Detecting outliers from large datasets | 19

ABSTRACT

With the success of database technologies and the constant reduction of hardware costs, many enterprises, commerical or otherwise, have amassed huge amounts of data over the years. These volumes of data represent a rich source for analysis and for improved understanding of the entities stored in the data. However, existing database technologies were designed and developed more for storage and archival purposes rather than for analysis. Thus, the past decade has witnessed the development of many so-called data mining tools, developed to ‘discover previously unknown knowledge embedded in the data’ (Piatetsky-Shapiro and Frawley 1991). In general, the discovered knowledge can be classified into four kinds.
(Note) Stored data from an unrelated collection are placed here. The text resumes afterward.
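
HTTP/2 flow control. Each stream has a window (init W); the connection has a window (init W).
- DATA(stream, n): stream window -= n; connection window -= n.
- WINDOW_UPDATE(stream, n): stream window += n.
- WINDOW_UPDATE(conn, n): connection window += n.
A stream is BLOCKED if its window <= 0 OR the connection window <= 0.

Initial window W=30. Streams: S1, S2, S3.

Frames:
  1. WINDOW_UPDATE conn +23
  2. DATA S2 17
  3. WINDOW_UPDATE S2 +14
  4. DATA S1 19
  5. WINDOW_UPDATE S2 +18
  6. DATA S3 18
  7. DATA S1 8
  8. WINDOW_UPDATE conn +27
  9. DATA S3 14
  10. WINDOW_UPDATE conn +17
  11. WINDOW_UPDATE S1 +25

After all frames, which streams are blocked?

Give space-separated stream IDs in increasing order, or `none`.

Op 1: conn=53 S1=30 S2=30 S3=30 blocked=[]
Op 2: conn=36 S1=30 S2=13 S3=30 blocked=[]
Op 3: conn=36 S1=30 S2=27 S3=30 blocked=[]
Op 4: conn=17 S1=11 S2=27 S3=30 blocked=[]
Op 5: conn=17 S1=11 S2=45 S3=30 blocked=[]
Op 6: conn=-1 S1=11 S2=45 S3=12 blocked=[1, 2, 3]
Op 7: conn=-9 S1=3 S2=45 S3=12 blocked=[1, 2, 3]
Op 8: conn=18 S1=3 S2=45 S3=12 blocked=[]
Op 9: conn=4 S1=3 S2=45 S3=-2 blocked=[3]
Op 10: conn=21 S1=3 S2=45 S3=-2 blocked=[3]
Op 11: conn=21 S1=28 S2=45 S3=-2 blocked=[3]

Answer: S3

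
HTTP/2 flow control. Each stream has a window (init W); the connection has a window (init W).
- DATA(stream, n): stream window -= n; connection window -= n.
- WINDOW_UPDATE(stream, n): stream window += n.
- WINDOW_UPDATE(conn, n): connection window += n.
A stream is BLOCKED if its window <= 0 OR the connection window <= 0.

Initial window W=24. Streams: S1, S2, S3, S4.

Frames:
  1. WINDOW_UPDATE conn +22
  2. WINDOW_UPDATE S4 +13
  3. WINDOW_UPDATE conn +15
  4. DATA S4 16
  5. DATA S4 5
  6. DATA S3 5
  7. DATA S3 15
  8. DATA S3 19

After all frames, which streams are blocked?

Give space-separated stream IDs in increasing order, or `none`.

Answer: S3

Derivation:
Op 1: conn=46 S1=24 S2=24 S3=24 S4=24 blocked=[]
Op 2: conn=46 S1=24 S2=24 S3=24 S4=37 blocked=[]
Op 3: conn=61 S1=24 S2=24 S3=24 S4=37 blocked=[]
Op 4: conn=45 S1=24 S2=24 S3=24 S4=21 blocked=[]
Op 5: conn=40 S1=24 S2=24 S3=24 S4=16 blocked=[]
Op 6: conn=35 S1=24 S2=24 S3=19 S4=16 blocked=[]
Op 7: conn=20 S1=24 S2=24 S3=4 S4=16 blocked=[]
Op 8: conn=1 S1=24 S2=24 S3=-15 S4=16 blocked=[3]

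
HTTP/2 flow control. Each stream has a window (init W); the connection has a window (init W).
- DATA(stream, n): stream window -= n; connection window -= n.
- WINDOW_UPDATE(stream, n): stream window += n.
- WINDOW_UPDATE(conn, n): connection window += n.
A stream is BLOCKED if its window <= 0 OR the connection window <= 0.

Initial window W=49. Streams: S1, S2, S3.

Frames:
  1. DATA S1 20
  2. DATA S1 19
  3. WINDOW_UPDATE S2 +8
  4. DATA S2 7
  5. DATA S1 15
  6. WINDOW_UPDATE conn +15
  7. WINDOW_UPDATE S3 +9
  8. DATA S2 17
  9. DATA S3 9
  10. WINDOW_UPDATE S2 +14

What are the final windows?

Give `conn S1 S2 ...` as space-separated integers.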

The first kind is to find dependencies-that is, how one part of the data depends on other parts of the data. Examples include association (Agrawal et al. 1993), correlation (Brin et al. 1997) and roll-up dependencies (Wijsen et al. 1999). The second kind is to identify classes-that is, which parts of the data can be grouped together because of their similarities. Clustering is a typical example (Jain and Dubes 1988; Kaufman and Rousseeuw 1990). The third kind is to explain classes-that is, what is common among members of the same class, and what is different between members of different classes. Classification is a typical example (Agrawal et al. 1992; Breiman et al. 1984). Last but not least, the fourth kind is to find outliers-that is, which parts of the data are exceptional or atypical.